One feature of the drive-in was that residents just south of the drive-in could pay $50.00 for an installation fee for a speaker set up in their home and view the movies from their home. The theatre was owned by Fox Intermountain Theatres.

When the Oak Hills Drive-In closed in 1965 they built the Olympus Drive-In at 5600 South 900 East. The Oak Hills Drive-In was demolished in 1965 for a new subdivision.

Contributed by Chuck

Recent comments (view all 9 comments)

ivanmlincoln
ivanmlincoln on December 29, 2010 at 1:20 pm

The Oak Hills got a lot of national publicity when Life Magazine published a large color photograph showing Charlton Heston in a scene from “The Ten Commandments” with the lights of Salt Lake City spread out in the valley beyond the screen.

Mike Rogers
Mike Rogers on December 29, 2010 at 1:55 pm

Thanks for the story.I had seen that picture before, missinglinc.

wpzephyr
wpzephyr on June 17, 2011 at 9:30 pm

The Google map is showing the wrong address coordinates.

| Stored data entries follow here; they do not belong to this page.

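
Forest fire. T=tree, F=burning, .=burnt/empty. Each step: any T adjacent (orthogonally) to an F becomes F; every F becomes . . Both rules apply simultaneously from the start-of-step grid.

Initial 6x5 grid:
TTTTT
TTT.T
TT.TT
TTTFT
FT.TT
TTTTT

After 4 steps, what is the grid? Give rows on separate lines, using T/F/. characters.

Step 1: 7 trees catch fire, 2 burn out
  TTTTT
  TTT.T
  TT.FT
  FTF.F
  .F.FT
  FTTTT
Step 2: 6 trees catch fire, 7 burn out
  TTTTT
  TTT.T
  FT..F
  .F...
  ....F
  .FTFT
Step 3: 5 trees catch fire, 6 burn out
  TTTTT
  FTT.F
  .F...
  .....
  .....
  ..F.F
Step 4: 3 trees catch fire, 5 burn out
  FTTTF
  .FT..
  .....
  .....
  .....
  .....

FTTTF
.FT..
.....
.....
.....
.....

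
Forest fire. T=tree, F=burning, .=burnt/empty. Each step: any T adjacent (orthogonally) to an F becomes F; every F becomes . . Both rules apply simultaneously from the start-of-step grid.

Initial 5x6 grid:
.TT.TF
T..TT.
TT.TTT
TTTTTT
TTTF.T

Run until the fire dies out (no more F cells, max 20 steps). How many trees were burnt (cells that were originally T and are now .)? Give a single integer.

Answer: 19

Derivation:
Step 1: +3 fires, +2 burnt (F count now 3)
Step 2: +5 fires, +3 burnt (F count now 5)
Step 3: +5 fires, +5 burnt (F count now 5)
Step 4: +4 fires, +5 burnt (F count now 4)
Step 5: +1 fires, +4 burnt (F count now 1)
Step 6: +1 fires, +1 burnt (F count now 1)
Step 7: +0 fires, +1 burnt (F count now 0)
Fire out after step 7
Initially T: 21, now '.': 28
Total burnt (originally-T cells now '.'): 19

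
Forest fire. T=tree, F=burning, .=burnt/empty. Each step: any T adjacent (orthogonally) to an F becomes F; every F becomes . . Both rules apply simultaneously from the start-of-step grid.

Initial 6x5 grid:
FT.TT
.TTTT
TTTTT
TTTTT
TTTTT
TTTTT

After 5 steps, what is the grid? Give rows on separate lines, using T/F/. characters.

Step 1: 1 trees catch fire, 1 burn out
  .F.TT
  .TTTT
  TTTTT
  TTTTT
  TTTTT
  TTTTT
Step 2: 1 trees catch fire, 1 burn out
  ...TT
  .FTTT
  TTTTT
  TTTTT
  TTTTT
  TTTTT
Step 3: 2 trees catch fire, 1 burn out
  ...TT
  ..FTT
  TFTTT
  TTTTT
  TTTTT
  TTTTT
Step 4: 4 trees catch fire, 2 burn out
  ...TT
  ...FT
  F.FTT
  TFTTT
  TTTTT
  TTTTT
Step 5: 6 trees catch fire, 4 burn out
  ...FT
  ....F
  ...FT
  F.FTT
  TFTTT
  TTTTT

...FT
....F
...FT
F.FTT
TFTTT
TTTTT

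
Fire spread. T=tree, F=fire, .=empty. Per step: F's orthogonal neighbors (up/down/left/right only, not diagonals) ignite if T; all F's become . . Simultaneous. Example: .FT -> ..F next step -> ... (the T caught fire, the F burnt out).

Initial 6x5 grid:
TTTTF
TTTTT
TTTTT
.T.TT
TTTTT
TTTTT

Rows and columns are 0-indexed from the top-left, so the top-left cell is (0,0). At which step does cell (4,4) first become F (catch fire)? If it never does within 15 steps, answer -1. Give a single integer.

Step 1: cell (4,4)='T' (+2 fires, +1 burnt)
Step 2: cell (4,4)='T' (+3 fires, +2 burnt)
Step 3: cell (4,4)='T' (+4 fires, +3 burnt)
Step 4: cell (4,4)='F' (+5 fires, +4 burnt)
  -> target ignites at step 4
Step 5: cell (4,4)='.' (+4 fires, +5 burnt)
Step 6: cell (4,4)='.' (+4 fires, +4 burnt)
Step 7: cell (4,4)='.' (+2 fires, +4 burnt)
Step 8: cell (4,4)='.' (+2 fires, +2 burnt)
Step 9: cell (4,4)='.' (+1 fires, +2 burnt)
Step 10: cell (4,4)='.' (+0 fires, +1 burnt)
  fire out at step 10

4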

These are two completely different address locations, not close at all. The Oak Hills was in the foothill area of the east bench in Salt Lake. The other address is south of downtown Sugar House.

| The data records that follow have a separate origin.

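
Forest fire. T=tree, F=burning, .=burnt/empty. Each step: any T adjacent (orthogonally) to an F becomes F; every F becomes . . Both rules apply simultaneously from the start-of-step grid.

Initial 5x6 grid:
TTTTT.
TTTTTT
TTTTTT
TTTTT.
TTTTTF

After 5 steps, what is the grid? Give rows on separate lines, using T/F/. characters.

Step 1: 1 trees catch fire, 1 burn out
  TTTTT.
  TTTTTT
  TTTTTT
  TTTTT.
  TTTTF.
Step 2: 2 trees catch fire, 1 burn out
  TTTTT.
  TTTTTT
  TTTTTT
  TTTTF.
  TTTF..
Step 3: 3 trees catch fire, 2 burn out
  TTTTT.
  TTTTTT
  TTTTFT
  TTTF..
  TTF...
Step 4: 5 trees catch fire, 3 burn out
  TTTTT.
  TTTTFT
  TTTF.F
  TTF...
  TF....
Step 5: 6 trees catch fire, 5 burn out
  TTTTF.
  TTTF.F
  TTF...
  TF....
  F.....

TTTTF.
TTTF.F
TTF...
TF....
F.....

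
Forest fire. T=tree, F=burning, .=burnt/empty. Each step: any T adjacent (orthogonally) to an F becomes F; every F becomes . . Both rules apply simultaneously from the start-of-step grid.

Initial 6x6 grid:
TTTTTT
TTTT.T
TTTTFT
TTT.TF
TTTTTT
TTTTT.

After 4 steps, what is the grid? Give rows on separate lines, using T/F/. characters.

Step 1: 4 trees catch fire, 2 burn out
  TTTTTT
  TTTT.T
  TTTF.F
  TTT.F.
  TTTTTF
  TTTTT.
Step 2: 4 trees catch fire, 4 burn out
  TTTTTT
  TTTF.F
  TTF...
  TTT...
  TTTTF.
  TTTTT.
Step 3: 7 trees catch fire, 4 burn out
  TTTFTF
  TTF...
  TF....
  TTF...
  TTTF..
  TTTTF.
Step 4: 7 trees catch fire, 7 burn out
  TTF.F.
  TF....
  F.....
  TF....
  TTF...
  TTTF..

TTF.F.
TF....
F.....
TF....
TTF...
TTTF..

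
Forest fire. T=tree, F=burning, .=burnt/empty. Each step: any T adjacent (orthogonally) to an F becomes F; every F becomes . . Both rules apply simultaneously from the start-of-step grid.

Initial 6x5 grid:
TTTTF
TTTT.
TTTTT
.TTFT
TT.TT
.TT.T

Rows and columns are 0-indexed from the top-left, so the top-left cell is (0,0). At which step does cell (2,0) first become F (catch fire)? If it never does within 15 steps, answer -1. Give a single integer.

Step 1: cell (2,0)='T' (+5 fires, +2 burnt)
Step 2: cell (2,0)='T' (+6 fires, +5 burnt)
Step 3: cell (2,0)='T' (+5 fires, +6 burnt)
Step 4: cell (2,0)='F' (+5 fires, +5 burnt)
  -> target ignites at step 4
Step 5: cell (2,0)='.' (+2 fires, +5 burnt)
Step 6: cell (2,0)='.' (+0 fires, +2 burnt)
  fire out at step 6

4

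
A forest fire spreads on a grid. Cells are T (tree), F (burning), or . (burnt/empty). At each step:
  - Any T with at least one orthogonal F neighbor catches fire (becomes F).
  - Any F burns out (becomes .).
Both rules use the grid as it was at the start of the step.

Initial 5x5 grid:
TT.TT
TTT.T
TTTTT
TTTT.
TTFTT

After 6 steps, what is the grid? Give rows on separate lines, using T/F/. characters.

Step 1: 3 trees catch fire, 1 burn out
  TT.TT
  TTT.T
  TTTTT
  TTFT.
  TF.FT
Step 2: 5 trees catch fire, 3 burn out
  TT.TT
  TTT.T
  TTFTT
  TF.F.
  F...F
Step 3: 4 trees catch fire, 5 burn out
  TT.TT
  TTF.T
  TF.FT
  F....
  .....
Step 4: 3 trees catch fire, 4 burn out
  TT.TT
  TF..T
  F...F
  .....
  .....
Step 5: 3 trees catch fire, 3 burn out
  TF.TT
  F...F
  .....
  .....
  .....
Step 6: 2 trees catch fire, 3 burn out
  F..TF
  .....
  .....
  .....
  .....

F..TF
.....
.....
.....
.....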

correct: 2775 East 1000 South

incorrect: 2818 South 1000 East

bbowles84010
bbowles84010 on December 6, 2013 at 2:56 pm

I am writing to correct your information This is not a theater called the Oak Hills theater. The photo was taken at the Romantic Motor-Vue theater on 3300 east and 3300 south (a Smith’s Marketplace is now in that location —– park in the parking lot & you can see a similar view to this 1958 view). The Motor-Vue theater was built by Eric and Thelma Peterson right after World War II. They sold it in 1960. We have the original letter from Life Magazine and other memorabilia from that theatre, including the furniture that furnished the Peterson’s home which was underneath the screen tower. You can see the lights of their home in the photo above. We also have photos inside their below-the-screen home that appeared in Redbook magazine.

NYozoner
NYozoner on December 27, 2016 at 8:56 pm

The address in the heading is invalid.

The correct address is:

Crestview Drive at Alton Way
Salt Lake City, UT 84108

This address fits with the description of “located just southeast of the Hogle Zoo” and is visible on the Historic Aerials website using 1958 and 1965 imagery.

DavidZornig
DavidZornig on January 12, 2017 at 11:09 am

This 2008 article confirms the existence of the Romantic Motor View, as well as many others in Utah listed.

http://archive.sltrib.com/story.php?ref=/ci_9719298

cscottpatterson
cscottpatterson on January 15, 2017 at 4:02 pm

Please see the ad in photos from the July 15, 1958 Salt Lake Tribune.

cscottpatterson
cscottpatterson on January 15, 2017 at 4:17 pm

The Oak Hills was a separate theater from the Motor Vu. I spent a lot of time at both. Both were on the east bench of Salt Lake City and faced west toward the Great Salt Lake. The empty space behind the screen in the photo is Bonneville Golf Course, still there today, and the location relative to other landmarks in the valley confirms that that the LIFE photo is definitely the Oak Hills Drive-in. The add from the July 15, 1958 Salt Lake Tribune, posted in photos, also confirms that. Actually, the Romantic Motor Vu was a pretty cool place for a little kid because they had a small zoo.

bbowles84010
bbowles84010 on January 15, 2017 at 4:56 pm

The Motor-Vu was built by and owned by my wife’s grandparents. This Life Magazine photo (part of the life in America photo series) was taken at the Motor-Vu. Her grandparents saved the photographer’s letter thanking them for their gracious welcome and for helping him with his photo. They saved the letter along with the photo. We have that letter and photo along with Redbook magazine photos taken in their home that was underneath the screen tower, various telegrams, and other memorabilia. This photo was definitely taken at the Motor-Vu.